Sakatlığım dolayısıyla saçımı sakalımı yıkayamadığımdan, sakal traşı olamadığımdan, sakallarımı sol elimle makas kullanamadığımdan, düzeltemediğimden, berbere gitmeye karar verdim. Kendi işimi kendim yaptığımdan, saçlarımı da Yeşil gözlü güzel kadın kestiğinden, berbere neredeyse beş senede bir giderdim.

Turizm, son olaylardan ve Suriye’ye karşı  devamlı atılan savaş naralarından, çok etkilendiği için berbere doğru yürürken dükkanlarının önünde oturmuş, sıkılmış, sigara üstüne sigara içen veya tavla oynayan esnafın önünden geçmem icap etti. Mübela etmiyorum hangi dükkanın önüne geldiysem çocuklar ayağa fırladılar “vay güven abimiz gelmiş” deyip ya boynuma sarıldılar ye elimi öpmeye kalktılar. Zorla beni oturttular. Çay, kahve, limonata, soda mide fesatına uğrayacaktım. Tabi sakatlığıma üzüldüler ama sorular hep aynıydı. “Abi motor kazasımı”, hayır “tenis oynarken mi oldu” cık “yelkende mi sakatlandın” ı ıh Sonra ne o zaman diye yüzüme baktıklarında merdivenden düştüm dedim. Hepsi hayal kırıklığına uğradılar. Dedim ya bize böyle salak gibi sakatlanmak yakışmadı benim gibi adama, hiç yakışmadı.

Sonunda berbere ulaştım ve güzelleştim.(zaten onun için en son resmimi bu yazıma ekledim)

Berberden sonra hastaneye gidip pansuman olmama gerektiğinden tek kolla arabamın rotasını hastaneye çevirip doktoruma ulaştım. Sevimli doktorum “Seni iyi gördüm abi” deyip beni pansuman odasına götürdü.
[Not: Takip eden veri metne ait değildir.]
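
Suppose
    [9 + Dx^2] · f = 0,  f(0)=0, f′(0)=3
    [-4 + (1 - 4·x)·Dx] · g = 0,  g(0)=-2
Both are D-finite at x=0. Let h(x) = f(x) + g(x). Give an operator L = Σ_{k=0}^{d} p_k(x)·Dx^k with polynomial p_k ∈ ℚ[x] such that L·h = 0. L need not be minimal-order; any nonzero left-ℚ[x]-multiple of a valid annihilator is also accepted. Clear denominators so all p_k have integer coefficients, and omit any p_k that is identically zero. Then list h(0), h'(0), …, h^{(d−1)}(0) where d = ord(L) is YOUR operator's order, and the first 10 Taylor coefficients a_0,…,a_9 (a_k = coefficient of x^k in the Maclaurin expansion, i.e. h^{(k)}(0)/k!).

f: a_k = 0, 3, 0, -9/2, 0, 81/40, 0, -243/560, 0, 243/4480, …
g: a_k = -2, -8, -32, -128, -512, -2048, -8192, -32768, -131072, -524288, …
f+g: L₀ = lclm(L_f,L_g), ord ≤ 2+1.
L = (-3780 + 2592·x - 5184·x^2) + (369 - 2124·x + 3888·x^2 - 5184·x^3)·Dx + (-420 + 288·x - 576·x^2)·Dx^2 + (41 - 236·x + 432·x^2 - 576·x^3)·Dx^3  (order 3).
h: a_k = -2, -5, -32, -265/2, -512, -81839/40, -8192, -18350323/560, -131072, -2348809997/4480, …
ICs: h(0) = -2, h′(0) = -5, h′′(0) = -64.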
İçeride yeşiller giyinmiş güler yüzlü üç bayan oturuyordu. Birisi beni görür görmez ayağa kalktı ve içtenlikle elimi sıktı. Sonra diğer hanımlara dönüp “işte Güven Bey bu” dedi onlar da kalkıp sol elimi sıktılar. Doktorum “kıskanıyorum ama Güven abi” dedi ve gülümsedi. Bayanlar bana face teki yazılarımı okuduklarını paylaştıklarını, çok duygulandıkların, hep ağladıklarını ama yazılarımı çok sevdiklerini söylediler. Sonra doktorum omzumun sargılarını açmaya başladı. Hanımlardan bir tanesi doktoruma yüzünde kibar bir ifadeyle “müsaade ederseniz ben yapabilirmiyim” diye sordu. Hayrola E. abla sen kimsenin pansumanını yapmazdın ne bu böyle” diye sorunca doktorum “herkesinkini yapmam ama,ben bu beyefendinin pansumanını yaparım” dedi hanım efendi ve pansumanımı tamamladı. Ben de gitmeden hanımlara imzalı bir “Yasemin bak yeşil yeşil” kitabımı getireceğime söz verdim.  
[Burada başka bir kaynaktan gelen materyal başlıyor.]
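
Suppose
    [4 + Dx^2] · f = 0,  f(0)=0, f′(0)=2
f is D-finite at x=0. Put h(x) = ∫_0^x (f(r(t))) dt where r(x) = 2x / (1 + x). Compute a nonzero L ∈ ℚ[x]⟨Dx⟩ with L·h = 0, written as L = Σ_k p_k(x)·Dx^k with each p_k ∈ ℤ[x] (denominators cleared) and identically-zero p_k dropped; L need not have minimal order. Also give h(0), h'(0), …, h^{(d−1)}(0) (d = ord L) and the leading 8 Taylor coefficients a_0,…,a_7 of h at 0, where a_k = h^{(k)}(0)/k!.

f: a_k = 0, 2, 0, -4/3, 0, 4/15, 0, -8/315, …
h₀=f(r): pull back L_f along r ⇒ L₀.
h=∫₀ˣh₀: take L = L₀·Dx.
L = 16·Dx + (2 + 6·x + 6·x^2 + 2·x^3)·Dx^2 + (1 + 4·x + 6·x^2 + 4·x^3 + x^4)·Dx^3  (order 3).
h: a_k = 0, 0, 2, -4/3, -5/3, 28/5, -386/45, 60/7, …
ICs: h(0) = 0, h′(0) = 0, h′′(0) = 4.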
Sonra düşündüm kendi kendime ve sevindim. Çünkü kendi içimde çok yalnız ama dışarımda hiçte yalnız olmadığımı anladım. Bir gün önce şımartılmayı özledim diye yazdım. Hemen bir gün sonra ne kadar sevenim olduğunu ve onların beni ne kadar şımartmaya hazır olduklarını fark ettim.

Bilmiyorum seyrettiniz mi. Kanal Türk, Adım Adım Anadolu dizisinde yayınlamak üzere benimle bir mülakat yaptı. Mağazamızda çekim yaptı ve bu proğram yayınlandı. Face teki sayfamda ben videosunu sizlerle paylaştım. Bu proğram yayınlandıktan sonra birçok insan benimle tanışmak ve mağazayı görmek için ziyarete geldiler. Beni görünce “aaa kolunuza ne oldu geçmiş olsun”” dediler. Ben de rahmetli Erbakan gibi “NAZARA GELDİK NAZARA” dedim.

Hatırlarsanız, bir yazımda “kolumda ki sıcaklığı çok özledim, Yeşil gözlüm hep koluma girerdi” diye yazmıştım. Allah şimdi koluma sentetik malzemeden yapılmış öyle bir kolluk taktı ki sıcaklığından duramıyor, tahammül edemiyorum. Yanıyor kolum yanıyor.


Bir laf vardır “Allah insanları cezalandırmaya karar verince dualarını kabul edermiş” Diye. Bu yüzden ben dua etmeyi kestim. Sizlerde benim için dua falan etmeyin ne olur. Daha fazlasını kaldıramam.